With state mandates taking effect, it was a year of planning for what the town will look like with more housing units. A proposal to allow the development of outdoor community gathering spaces of the Town Center area closely divided residents. With vaccinations against COVID-19 rolled out and new equipment for recording and streaming, government meetings began to take place in person in Woodside for the first time in a year in a half.
Passed by just a handful of votes in November, Measure A, allows for expanded use of two residentially zoned parcels. After the votes were tallied, a town resolution surfaced showing that the land along the Ca?ada and Woodside roads intersection, known as Ca?ada Corners and owned by George Roberts of Roberts Market, had been placed under an open space conservation easement.
The Roberts have not brought a plan to the Town Council yet, but the council can choose not enforce an easement (or amend it), if members deem it to be for the public good.

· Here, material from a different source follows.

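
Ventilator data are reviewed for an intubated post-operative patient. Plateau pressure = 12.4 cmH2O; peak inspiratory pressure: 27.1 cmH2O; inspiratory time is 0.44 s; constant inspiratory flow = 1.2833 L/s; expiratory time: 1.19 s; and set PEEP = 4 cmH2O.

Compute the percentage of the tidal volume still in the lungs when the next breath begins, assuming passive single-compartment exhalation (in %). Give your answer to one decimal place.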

State housing allocations and other development
Town officials also began to kick off planning for the housing element. Woodside faces significant increases in the number of units they're required to designate for development by the state (from 62 units in the last cycle to 328 units in the 2023-31 Regional Housing Needs Allocation). They also addressed increased development that will result from Senate Bill 9, which allows homeowners in single-family zones to split their lots and build up to four housing units. SB 9 requires local agencies to grant ministerial approval to certain lot splits and up to two units on each resulting lot, with 4-foot minimum side and rear setbacks.
The Town Council and other residents expressed concerns about preserving the town's "rural character" and not increasing wildfire risk with building.
Woodside council members adopted a resolution stating they "feel strongly" that state housing legislation deprives towns of their abilities to meet the needs of their communities.
Town Hall reopened.
In September, the Town Council began meeting in person for the first time since March 2020. The council welcomed audience members both in Council Chambers and over Zoom.
Construction workers completed the $2 million rebuilding of the aging Portola Road bridge. A new Jewish organization for Woodside and Portola Valley opened its doors to residents in the spring, saying there was a void in Jewish services in the area.
Woodside's population increased by only 0.4% — to 7,188 people — from 2010 to 2020, according to the latest census data.